Many of the array of psychologists, psychiatrists and family therapists Kruse talked to had a question Mary Trump actually once asked herself, at a moment when she was feeling something less than pride in her celebrity son.
That was in 1990. Donald Trump was divorcing his first wife, Ivana, philandering with the model Marla Maples and floundering in hundreds of millions of dollars in debt, facing high-profile humiliation and ruin in his early 40s. Mary Trump, on the other hand, was approaching 80.
After being married to the business-centric Fred Trump for more than half a century, Mary and her husband had sent their fourth and most incorrigible child, Donald, who as a boy threw cake at kids at parties and erasers at his teachers at his private elementary school, first to Sunday morning Bible classes, like his siblings – and then, unlike his siblings, to a stringent military academy shortly after he turned 13.
Now, in the twilight of her life, beset with debilitating bone loss, she was being sucked into his tawdry, nonstop soap opera, rendered a bit player in a media frenzy, captured by paparazzi while sitting in the rear of her chauffeured car, looking steely and peeved.
That year, according to Vanity Fair magazine, Mary Trump asked Ivana Trump, her soon-to-be-ex-daughter-in-law, a pointed question: “What kind of son have I created?”
Mary Trump gave birth in 1937 to Maryanne, in 1938 to Fred Jr., in 1942 to Elizabeth, in 1946 to Donald, and in 1948 to Robert – her final child, and final pregnancy. Severe hemorrhaging necessitated an emergency hysterectomy, which led to a serious abdominal infection, which led to more surgeries. It was uncertain whether Mary Trump would survive. “My father came home and told me she wasn’t expected to live,” Robert said, “but I should go to school and he’d call me if anything changed. That’s right – go to school as usual!”

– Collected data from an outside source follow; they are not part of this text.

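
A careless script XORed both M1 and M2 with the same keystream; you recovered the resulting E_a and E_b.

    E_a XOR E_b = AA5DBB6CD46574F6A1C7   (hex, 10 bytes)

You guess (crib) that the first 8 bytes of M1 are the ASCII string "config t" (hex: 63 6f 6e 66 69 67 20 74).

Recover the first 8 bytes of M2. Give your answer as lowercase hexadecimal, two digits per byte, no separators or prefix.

Since E_a ⊕ E_b = M1 ⊕ M2, XORing with the guessed M1 bytes yields the corresponding M2 bytes: M2 = (E_a ⊕ E_b) ⊕ M1.
170 xor  99 = 201
 93 xor 111 =  50
187 xor 110 = 213
108 xor 102 =  10
212 xor 105 = 189
101 xor 103 =   2
116 xor  32 =  84
246 xor 116 = 130

c932d50abd025482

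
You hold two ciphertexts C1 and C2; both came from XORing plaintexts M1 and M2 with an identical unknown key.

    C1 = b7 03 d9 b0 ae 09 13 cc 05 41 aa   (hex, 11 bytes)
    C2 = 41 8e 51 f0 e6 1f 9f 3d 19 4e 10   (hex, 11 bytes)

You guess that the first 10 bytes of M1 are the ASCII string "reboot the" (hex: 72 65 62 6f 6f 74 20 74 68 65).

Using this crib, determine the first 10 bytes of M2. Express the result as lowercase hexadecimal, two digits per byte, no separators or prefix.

First, C1 ⊕ C2 = (M1 ⊕ K) ⊕ (M2 ⊕ K) = M1 ⊕ M2, so the key drops out. Then M2 = (M1 ⊕ M2) ⊕ M1 over the first 10 bytes.
byte 0: (b7 ⊕ 41) ⊕ 72 = f6 ⊕ 72 = 84
byte 1: (03 ⊕ 8e) ⊕ 65 = 8d ⊕ 65 = e8
byte 2: (d9 ⊕ 51) ⊕ 62 = 88 ⊕ 62 = ea
byte 3: (b0 ⊕ f0) ⊕ 6f = 40 ⊕ 6f = 2f
byte 4: (ae ⊕ e6) ⊕ 6f = 48 ⊕ 6f = 27
byte 5: (09 ⊕ 1f) ⊕ 74 = 16 ⊕ 74 = 62
byte 6: (13 ⊕ 9f) ⊕ 20 = 8c ⊕ 20 = ac
byte 7: (cc ⊕ 3d) ⊕ 74 = f1 ⊕ 74 = 85
byte 8: (05 ⊕ 19) ⊕ 68 = 1c ⊕ 68 = 74
byte 9: (41 ⊕ 4e) ⊕ 65 = 0f ⊕ 65 = 6a

84e8ea2f2762ac85746a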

Donald was then a little more than 2 years old; how might this near-death experience for his mother have shaped him? Many psychology experts were of the view that age 2 is too young to truly comprehend the event and its stakes – though not too young, they said, to internalize the experience in a deep-seated way.
Psychiatrist Leonard Cruz, one of the editors of a recently published collection of essays, A Clear and Present Danger: Narcissism in the Era of President Trump told Kruse “From a child’s perspective, they’ve experienced the withdrawal of a mothering figure. It might evoke ways of acting that are increasingly bombastic and attention-seeking. The child becomes almost exaggerated in the ways they try to court attention.” He paused before adding, “I’m not speaking specifically about Donald Trump, but boy. . .”
“It’s interesting,” Trump said to journalist Charlie Rose, back in 1992. “One of my attorneys said, ‘Always count on your mother.’ Now, you know, I maybe took advantage of my mother. I never appreciated her as much . . . ”
Mary Trump died, at 88, in 2000 – 10 years after she wondered how she had created this kind of son.